3 Evaluation and Results

We consider the following compression schemes: Compresso, Neuroglancer, Brotli, BZip2, Zlib, LZ78, LZF, LZMA, LZO, LZW, Zopfli, Zstandard, PNG, JPEG2000, and X.264. In addition to these stand-alone compression schemes we consider all pairs with a first stage encoding using either Compresso or Neuroglancer and a second stage using one of the general-purpose algorithms. Both Compresso and Neuroglancer leave some redundancies that a general-purpose compressor can easily reduce; such multi-stage schemes are common in image compression. Table 1 presents six connectomics, three MRI, and two image segmentation datasets used for evaluation. Compresso works for any arbitrary 2-D and 3-D window dimensions. We achieve the results in this section using an 8\(\,\times \,\)8\(\,\times \,\)1 window.

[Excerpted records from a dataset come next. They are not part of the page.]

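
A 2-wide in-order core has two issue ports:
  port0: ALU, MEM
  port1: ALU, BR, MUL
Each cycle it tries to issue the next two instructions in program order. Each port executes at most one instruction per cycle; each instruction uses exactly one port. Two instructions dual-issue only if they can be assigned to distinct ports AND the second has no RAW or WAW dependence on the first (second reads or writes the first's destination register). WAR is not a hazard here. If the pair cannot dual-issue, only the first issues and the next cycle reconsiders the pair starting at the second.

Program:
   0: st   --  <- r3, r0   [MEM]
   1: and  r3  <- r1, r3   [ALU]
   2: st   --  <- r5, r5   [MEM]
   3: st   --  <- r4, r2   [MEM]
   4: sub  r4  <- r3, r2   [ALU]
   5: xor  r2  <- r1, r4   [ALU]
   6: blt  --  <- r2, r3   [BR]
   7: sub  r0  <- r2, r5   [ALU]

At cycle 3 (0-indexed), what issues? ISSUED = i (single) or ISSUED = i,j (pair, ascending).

ISSUED = 5

  cy0 -> i0&i1 (st.MEM and.ALU) 2-wide
  cy1 -> i2 (st.MEM) no-port MEM/MEM
  cy2 -> i3&i4 (st.MEM sub.ALU) 2-wide
  cy3 -> i5 (xor.ALU) RAW r2
  cy4 -> i6&i7 (blt.BR sub.ALU) 2-wide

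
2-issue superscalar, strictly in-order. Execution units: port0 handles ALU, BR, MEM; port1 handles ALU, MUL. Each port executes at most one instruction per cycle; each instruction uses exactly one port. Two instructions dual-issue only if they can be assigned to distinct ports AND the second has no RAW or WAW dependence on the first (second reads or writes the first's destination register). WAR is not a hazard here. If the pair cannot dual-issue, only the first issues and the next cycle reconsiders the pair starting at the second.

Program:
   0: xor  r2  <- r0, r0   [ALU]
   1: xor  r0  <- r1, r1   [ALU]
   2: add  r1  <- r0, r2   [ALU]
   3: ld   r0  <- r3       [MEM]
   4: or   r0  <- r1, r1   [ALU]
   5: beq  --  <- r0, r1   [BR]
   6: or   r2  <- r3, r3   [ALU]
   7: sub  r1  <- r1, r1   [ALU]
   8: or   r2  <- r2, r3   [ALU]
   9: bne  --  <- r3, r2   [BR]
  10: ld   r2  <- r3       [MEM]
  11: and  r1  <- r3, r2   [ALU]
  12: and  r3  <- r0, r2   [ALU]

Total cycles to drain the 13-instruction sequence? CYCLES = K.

CYCLES = 8

  cy0 -> i0/i1 (xor/xor) 2-wide
  cy1 -> i2/i3 (add/ld) 2-wide
  cy2 -> i4 (or) RAW r0
  cy3 -> i5/i6 (beq/or) 2-wide
  cy4 -> i7/i8 (sub/or) 2-wide
  cy5 -> i9 (bne) no-port BR/MEM
  cy6 -> i10 (ld) RAW r2
  cy7 -> i11/i12 (and/and) 2-wide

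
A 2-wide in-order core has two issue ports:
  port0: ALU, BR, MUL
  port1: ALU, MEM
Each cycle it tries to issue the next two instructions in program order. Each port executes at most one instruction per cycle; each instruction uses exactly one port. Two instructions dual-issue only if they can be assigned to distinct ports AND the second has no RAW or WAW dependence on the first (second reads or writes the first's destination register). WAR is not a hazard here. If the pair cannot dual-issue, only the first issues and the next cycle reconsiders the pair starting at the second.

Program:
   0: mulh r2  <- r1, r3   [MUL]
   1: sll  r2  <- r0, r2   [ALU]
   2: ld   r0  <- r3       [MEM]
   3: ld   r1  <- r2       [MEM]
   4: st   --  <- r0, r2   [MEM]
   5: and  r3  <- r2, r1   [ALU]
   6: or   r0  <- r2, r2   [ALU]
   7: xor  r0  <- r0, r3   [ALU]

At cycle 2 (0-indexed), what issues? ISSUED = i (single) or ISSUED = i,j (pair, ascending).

[0] i0  mulh  -- RAW+WAW r2
[1] i1/i2  sll;ld  -- dual
[2] i3  ld  -- no-port MEM/MEM
[3] i4/i5  st;and  -- dual
[4] i6  or  -- RAW+WAW r0
[5] i7  xor  -- tail

ISSUED = 3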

The combination of Compresso and LZMA provides superior compression on all connectomics datasets (Table 1). Figure 4 shows the compression ratios for every compressor on segmentation data. For example, Compresso achieves a compression ratio of over 950x on L.Cylinder reducing the 10 GB volume to 10.5 MB. LZMA performs very well by itself and paired with any encoding strategy. X.264 performs surprisingly poorly on these datasets, in part because of our requirement of lossless compression. It performs better when information loss is tolerated, however, even then it does not surpass the more specialized encoding schemes. These observations also hold for JPEG2000 and PNG. Compresso with LZMA outperforms all other existing methods on connectomics datasets by 80%.

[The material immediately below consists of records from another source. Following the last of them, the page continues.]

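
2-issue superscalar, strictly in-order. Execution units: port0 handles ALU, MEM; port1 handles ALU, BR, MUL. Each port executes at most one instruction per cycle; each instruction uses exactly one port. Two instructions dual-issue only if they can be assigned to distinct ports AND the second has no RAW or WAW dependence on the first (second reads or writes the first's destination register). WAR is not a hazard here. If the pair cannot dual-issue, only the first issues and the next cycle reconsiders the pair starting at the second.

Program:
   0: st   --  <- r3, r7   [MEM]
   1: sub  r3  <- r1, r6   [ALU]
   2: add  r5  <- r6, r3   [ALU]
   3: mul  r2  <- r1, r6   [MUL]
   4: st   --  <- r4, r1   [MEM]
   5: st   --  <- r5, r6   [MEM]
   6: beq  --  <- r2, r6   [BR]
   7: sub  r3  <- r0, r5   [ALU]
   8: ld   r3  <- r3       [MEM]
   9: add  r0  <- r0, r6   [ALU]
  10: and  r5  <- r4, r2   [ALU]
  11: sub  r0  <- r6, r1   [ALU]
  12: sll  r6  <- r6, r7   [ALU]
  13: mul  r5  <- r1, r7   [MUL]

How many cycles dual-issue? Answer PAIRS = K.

#0 head=0: st.MEM/sub.ALU i0/i1 2-wide
#1 head=2: add.ALU/mul.MUL i2/i3 2-wide
#2 head=4: st.MEM i4 no-port MEM/MEM
#3 head=5: st.MEM/beq.BR i5/i6 2-wide
#4 head=7: sub.ALU i7 RAW+WAW r3
#5 head=8: ld.MEM/add.ALU i8/i9 2-wide
#6 head=10: and.ALU/sub.ALU i10/i11 2-wide
#7 head=12: sll.ALU/mul.MUL i12/i13 2-wide

PAIRS = 6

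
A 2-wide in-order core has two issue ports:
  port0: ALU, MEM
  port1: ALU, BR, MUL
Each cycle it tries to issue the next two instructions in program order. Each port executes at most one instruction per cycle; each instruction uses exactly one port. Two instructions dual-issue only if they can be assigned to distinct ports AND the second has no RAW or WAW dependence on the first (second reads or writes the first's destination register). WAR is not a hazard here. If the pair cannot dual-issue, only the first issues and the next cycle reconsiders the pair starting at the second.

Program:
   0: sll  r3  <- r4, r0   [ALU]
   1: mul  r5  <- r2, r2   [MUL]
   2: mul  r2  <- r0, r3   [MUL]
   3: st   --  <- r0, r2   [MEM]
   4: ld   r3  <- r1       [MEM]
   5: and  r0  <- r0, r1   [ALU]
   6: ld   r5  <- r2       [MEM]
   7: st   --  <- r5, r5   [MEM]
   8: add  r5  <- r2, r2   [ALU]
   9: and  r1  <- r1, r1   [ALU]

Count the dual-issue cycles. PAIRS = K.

c0: i0&i1 sll.ALU+mul.MUL  pair
c1: i2 mul.MUL  RAW r2
c2: i3 st.MEM  no-port MEM/MEM
c3: i4&i5 ld.MEM+and.ALU  pair
c4: i6 ld.MEM  no-port MEM/MEM
c5: i7&i8 st.MEM+add.ALU  pair
c6: i9 and.ALU  tail

PAIRS = 3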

Table 1. For evaluation, we use the following publicly available datasets. Segmentations were obtained using a combination of U-net [18] and watershed, semi-automatic, or manually. Compresso paired with LZMA yields the best compression ratio on all datasets indicated by an asterisk (*). Neuroglancer paired with LZMA achieved the best compression ratio only for the SPL Brain Atlas (724x).
Fig. 4.
figure 4

Compression ratios of general-purpose compression methods combined with Compresso and Neuroglancer. Compresso paired with LZMA yields the best compression ratios for all connectomics datasets and in average (four out of five) for the others.

The fundamental principles guiding Compresso are valid for a diverse set of segmentation datasets (Fig. 4, right). We evaluate the performance of our compression scheme on three MRI and two image segmentation datasets to demonstrate additional potential use cases. Compresso followed by LZMA compresses the MRI datasets reasonably well, particularly on the SPL Knee Atlas which contains highly redundant boundary segments. The Berkeley Segmentation and PASCAL Visual Object Class datasets are two very common benchmarks in image segmentation [4, 13]. Currently these datasets use GZIP and PNG compression but Compresso with LZMA can improve on them by a factor of over 10x and 5x respectively.

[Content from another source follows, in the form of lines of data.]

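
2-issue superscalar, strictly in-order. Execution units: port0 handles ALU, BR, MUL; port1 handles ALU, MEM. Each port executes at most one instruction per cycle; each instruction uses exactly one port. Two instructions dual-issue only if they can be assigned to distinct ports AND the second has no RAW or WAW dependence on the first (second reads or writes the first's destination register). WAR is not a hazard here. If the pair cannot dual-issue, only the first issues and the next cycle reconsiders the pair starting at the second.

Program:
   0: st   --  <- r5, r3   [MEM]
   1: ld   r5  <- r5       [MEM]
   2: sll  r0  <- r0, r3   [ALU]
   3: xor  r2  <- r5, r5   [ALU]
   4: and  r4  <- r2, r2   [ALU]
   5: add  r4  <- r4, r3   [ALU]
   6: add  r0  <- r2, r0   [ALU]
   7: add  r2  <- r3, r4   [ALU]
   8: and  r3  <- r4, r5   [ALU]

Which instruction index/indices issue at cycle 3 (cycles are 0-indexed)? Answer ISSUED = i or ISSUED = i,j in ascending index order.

0. st.MEM @i0  | no-port MEM/MEM
1. ld.MEM sll.ALU @i1,i2  | 2-wide
2. xor.ALU @i3  | RAW r2
3. and.ALU @i4  | RAW+WAW r4
4. add.ALU add.ALU @i5,i6  | 2-wide
5. add.ALU and.ALU @i7,i8  | 2-wide

ISSUED = 4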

In terms of speed, Compresso is on par with Neuroglancer across all datasets and achieves throughput of 112.16 MB/s (\(SD = 18.62\) MB/s) for compression and 222.85 MB/s (\(SD = 32.14\) MB/s) for decompression. All experiments ran on a single core of a Intel Xeon 2.3 GHz CPU.

4 Conclusions

We have introduced Compresso, an efficient compression tool for segmentation data that outperforms existing solutions on connectomics, MRI, and other segmentation data. In the future we plan to improve random access to lower memory requirements for online viewers and enhance compression of the metadata. Also, we will integrate Compresso into our analysis pipeline and various end-user applications. To encourage testing of our tool, replication of our experiments, and adoption in the community, we release Compresso and our results as free and open research at github.com/VCG/compresso.

M. Mitzenmacher is supported in part by NSF grants CNS-1228598, CCF-1320231, CCF-1535795, and CCF-1563710. H. Pfister is supported in part by NSF grants IIS-1447344 and IIS-1607800, by the Intelligence Advanced Research Projects Activity (IARPA) via Department of Interior/Interior Business Center (DoI/IBC) contract number D16PC00002, and by the King Abdullah University of Science and Technology (KAUST) under Award No. OSR-2015-CCF-2533-01.